I ask my students to keep a diary of the interactions that they have with others so that they can quantify the social network where they are using their first AND English languages. They are able to comprehend the value of increasing interactions with English speakers to enlarge their sphere of social contact and use of English. Here’s a quick example of its application in my class. Each student must teach the class [and me] how to do the work they do. It is done in English by the student and the rest of the class must come up with questions about the work. We’re learning about tee-shirt printing, landscaping, landfills etc. and using English. A second example is from request for help with letters – scams - that students receive. I turn this into a whole class “ teachable moment.” Other students share scams that they have had to deal with and the knowledge of how to deal with these goes on and on.
Use Behavioral Objectives. In the early 70’s I had to good fortune of meeting B. F. Skinner. His logical, observable and quantifiable approach has been a tool I use in many ways. My students enter the class and “Drop Everything And Read.” It’s become automatic, observable and useful to the students. They also know that the objectives written on the board will need to be demonstrated before they leave. I call it the ticket out first tool.
For example, if we are conjugating a verb in the present progressive, the student must say the verb in that tense and use it in a sentence to leave before the others. They know they’ll have to teach the class a skill we are learning. So they know what is expected, when and how to show it. I suggest that they use written objectives for their own weekly, monthly, annual and ten-year goal setting. I let them know that it is the map they will use to avoid continuously circling the metropolitan traffic loops.
Building student self-concept. We all feel good when others commend us. That’s true of our students too. In my class we have a rule that I CAN’T or No Puedo…is not allowed. I often hear a new student being told by the class that, “you can’t say – NO PUEDO” in this class. We’ll help you. A fantastic example of this is a recent project with student teachers from the University of Texas and Fuente. I explained the idea to the student teachers and they ran with it. The student teachers helped the students in groups of two or three. They were able to expand the writing and presentations of my students’ work presentations and songs. We compared negative baggage across cultures recently. My Mexican student was explaining to Guatemalan and Ethiopian students how women are looked down upon. Seems it was the same for the others and for most persons that are lower on the economic and educational ladder. Our discussions lead to ways to counter this. The students tallied the number of times they personally said negative things about themselves for one week. It hit home. We don’t allow negative talk in class and many are using my example of not using the words, I Should. You either do or don’t do something. That includes using English in formal and informal settings.
When our classes first start meeting I begin with a demonstration of body language.

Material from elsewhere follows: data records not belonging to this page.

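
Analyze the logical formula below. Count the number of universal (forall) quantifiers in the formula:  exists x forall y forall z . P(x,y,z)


Quantifier prefix: exists x forall y forall z
Mark each quantifier type:
  E U U
Universal count = 2, Existential count = 1
Asked for universal (forall) quantifiers: 2

2


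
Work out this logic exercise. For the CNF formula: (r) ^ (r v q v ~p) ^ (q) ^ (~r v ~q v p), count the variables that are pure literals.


Check each variable for pure literal status:
p: mixed (not pure)
q: mixed (not pure)
r: mixed (not pure)
Pure literal count = 0

0


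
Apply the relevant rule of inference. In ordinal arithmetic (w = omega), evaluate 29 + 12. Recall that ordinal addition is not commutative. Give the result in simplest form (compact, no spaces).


Compute 29 + 12.
Ordinal + is associative but NOT commutative; for finite n>0, n + w = w but w + n stays w+n.
Both operands finite; ordinal + agrees with natural +: 29 + 12 = 41.
Result = 41

41


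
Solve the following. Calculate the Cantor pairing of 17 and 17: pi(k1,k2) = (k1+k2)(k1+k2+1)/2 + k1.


k1 + k2 = 34
(k1+k2)(k1+k2+1)/2 = 34 * 35 / 2 = 595
pi = 595 + 17 = 612

612


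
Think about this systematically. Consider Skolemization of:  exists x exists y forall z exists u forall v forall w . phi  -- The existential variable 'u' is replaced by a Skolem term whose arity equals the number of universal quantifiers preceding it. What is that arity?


Quantifier prefix: exists x exists y forall z exists u forall v forall w
'u' is existentially quantified at position 4.
Universal variables preceding it: z
Skolem function arity = 1

1


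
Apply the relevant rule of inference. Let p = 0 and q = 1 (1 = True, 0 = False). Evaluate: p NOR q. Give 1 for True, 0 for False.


p = 0, q = 1
Operation: p NOR q
Evaluate: 0 NOR 1 = 0

0


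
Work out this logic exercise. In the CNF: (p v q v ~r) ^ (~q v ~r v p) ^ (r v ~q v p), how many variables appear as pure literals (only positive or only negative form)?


Check each variable for pure literal status:
p: pure positive
q: mixed (not pure)
r: mixed (not pure)
Pure literal count = 1

1


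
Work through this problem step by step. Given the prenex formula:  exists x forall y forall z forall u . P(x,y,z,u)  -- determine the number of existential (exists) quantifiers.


Quantifier prefix: exists x forall y forall z forall u
Mark each quantifier type:
  E U U U
Universal count = 3, Existential count = 1
Asked for existential (exists) quantifiers: 1

1


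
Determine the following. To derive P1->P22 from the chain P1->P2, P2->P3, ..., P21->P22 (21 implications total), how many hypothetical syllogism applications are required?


With 21 implications in a chain connecting 22 propositions:
P1->P2, P2->P3, ..., P21->P22
Steps needed = (number of implications) - 1 = 21 - 1 = 20

20


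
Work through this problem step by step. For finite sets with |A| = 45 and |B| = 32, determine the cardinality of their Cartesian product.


The Cartesian product A x B contains all ordered pairs (a, b).
|A x B| = |A| * |B| = 45 * 32 = 1440

1440


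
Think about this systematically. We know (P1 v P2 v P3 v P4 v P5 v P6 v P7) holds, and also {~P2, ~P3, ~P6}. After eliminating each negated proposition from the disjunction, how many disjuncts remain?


Original disjuncts (7): P1, P2, P3, P4, P5, P6, P7
Negated (eliminate): ~P2, ~P3, ~P6
Remaining disjuncts: P1, P4, P5, P7
Count = 7 - 3 = 4

4


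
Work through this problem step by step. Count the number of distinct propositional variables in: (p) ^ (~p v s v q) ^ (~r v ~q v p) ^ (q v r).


Identify each variable that appears in the formula.
Variables found: p, q, r, s
Count = 4

4


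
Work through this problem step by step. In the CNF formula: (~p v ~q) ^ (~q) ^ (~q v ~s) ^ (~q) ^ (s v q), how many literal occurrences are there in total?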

I walk in hunched and head downcast. Then I walk with the shoulders and head up-right and make eye contact. The students are able to tell me which of the two demonstrates confidence and a positive image.
Conclusion. I’ve been fortunate to have retired from years of doing educational research and public middle school teaching. I believe that I have acquired a vast storehouse of knowledge because of the social interaction. Knowledge is socially distributed. The use of behavioral objectives in educational and personal realms has given me much comfort. I made a map and adjusted as needed. It leads me to yet more interesting adventures. I feel that I am worth doing good things for myself and others. A positive mental image is a vehicle for learning, sharing our knowledge and appreciating this good earth.
Tomas Rodriguez is currently an ESL teacher with Fuente Learning Center in Austin. He is a graduate of the University of Houston with a M.Ed. and Administration Certicication. His early educational work was in research of Follow Through Programs and Bilingual Education programs in Los Angeles and Philadelphia. He was a Ford Fellow with the Department of Education in Washington D.C.
Tomas taught science for ESL Middle Schools in Austin ISD prior to retirement. He has been an ESL teacher trainer/ESL adult ESL professor for the past four years with Fuente School.